If you don’t do enough chores in the real world, try Gourmania 2: Great Expectations

It’s interesting that Alawar chose to give Gourmania 2: Great Expectations such a subtitle as I went into the game with the same – great expectations. Unfortunately, even for the appreciated mix of hidden object and time management gameplay styles, Gourmania 2 is a fairly disappointing game that focuses more on cleaning and building repair than on fun.

Gourmania 2 tasks you with repairing restaurants from drab and even abandoned states to look as though they were brand new. This is done through a combination of gameplay types, including hidden object scenes and time management, if you choose to play the game in a “Timed” mode. Incredibly similar to games like Time to Hurry: Nicole’s Story and Shop-n-Spree, the gameplay here sees you completing each new day by serving a number of guests in your current restaurant.

 Great Expectations

Guests will order particular food items, which can be found in the incredibly cluttered hidden object scene to the left of their orders. For example, if a customer orders a hot dog, you’ll need to find an individual hot dog, hot dog bun, and even ketchup and mustard bottles, depending on what the customer orders. If you choose to be timed, customers will lose their patience over time (represented by hearts), and will pay you less for their food, whereas in the relaxed gameplay mode, customers will never become unhappy.

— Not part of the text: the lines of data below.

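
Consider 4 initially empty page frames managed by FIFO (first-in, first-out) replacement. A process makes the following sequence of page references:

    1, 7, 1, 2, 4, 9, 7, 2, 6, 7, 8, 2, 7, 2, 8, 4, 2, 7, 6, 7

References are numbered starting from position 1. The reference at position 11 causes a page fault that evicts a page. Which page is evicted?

4

pos 1: 1 -> miss, frames {1}
pos 2: 7 -> miss, frames {1,7}
pos 3: 1 -> hit
pos 4: 2 -> miss, frames {1,7,2}
pos 5: 4 -> miss, frames {1,7,2,4}
pos 6: 9 -> miss, evict 1, frames {7,2,4,9}
pos 7: 7 -> hit
pos 8: 2 -> hit
pos 9: 6 -> miss, evict 7, frames {2,4,9,6}
pos 10: 7 -> miss, evict 2, frames {4,9,6,7}
pos 11: 8 -> miss, evict 4, frames {9,6,7,8}
At position 11, page 4 is evicted.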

You’ll work through a group of customers in the same way each day, and will pass the level if you reach the monetary goal. You’re then able to use your accumulated funds to fix up the restaurant itself. While you can never lessen the clutter inside the restaurant’s kitchen, you can fix up the outside with new coats of paint, new tables, decorations, flower beds and so on. In this is the game’s biggest problem, as instead of simply purchasing these items and moving on, you’re required (in many cases) to put in the physical labor to clean the walls, paint the roofs, grow the flowers, etc.

You’ll need to use some of your money to purchase industrial strength cleansers, scrub brushes, and so on, and then use these expendable items to physically clean surfaces (click and drag your mouse), among other tasks. The last time I checked, picking up garbage off of the sidewalk and scrubbing graffiti off of a wall wasn’t very fun in the real world, and it isn’t very fun here either; this is compounded by the fact that you’ll need to spend even more money on cleaning supplies when you use your first batch up. This money would be much better suited to purchasing decorations for your restaurants, but I digress.

 Great Expectations

Breaking up this day-by-day serving and cleaning are short instances of more traditional hidden object gameplay, which see you working outside the restaurant to find items like legal documents that will help you stay in business, as but one example. These do a nice job of breaking up the monotony, and are fairly entertaining as well.

Where the hidden object scenes are flawed, however, is in the kitchen scenes themselves, as the scenes may look static, but in fact change over time, moving items from one location to the next on the fly. As an example, you may see the bread that you’ll need for your next customer before it is their turn, only to have that bread disappear by the time you actually need it, forcing you to find it all over again. While this isn’t an issue in the relaxed, untimed gameplay mode, it can be a real frustration when every second counts.

All told, Gourmania 2: Great Expectations seems to focus on all the wrong areas. With more gameplay time spent scrubbing walls or sweeping floors than actually serving guests, this is one game that’s better off as a demo, rather than a purchase.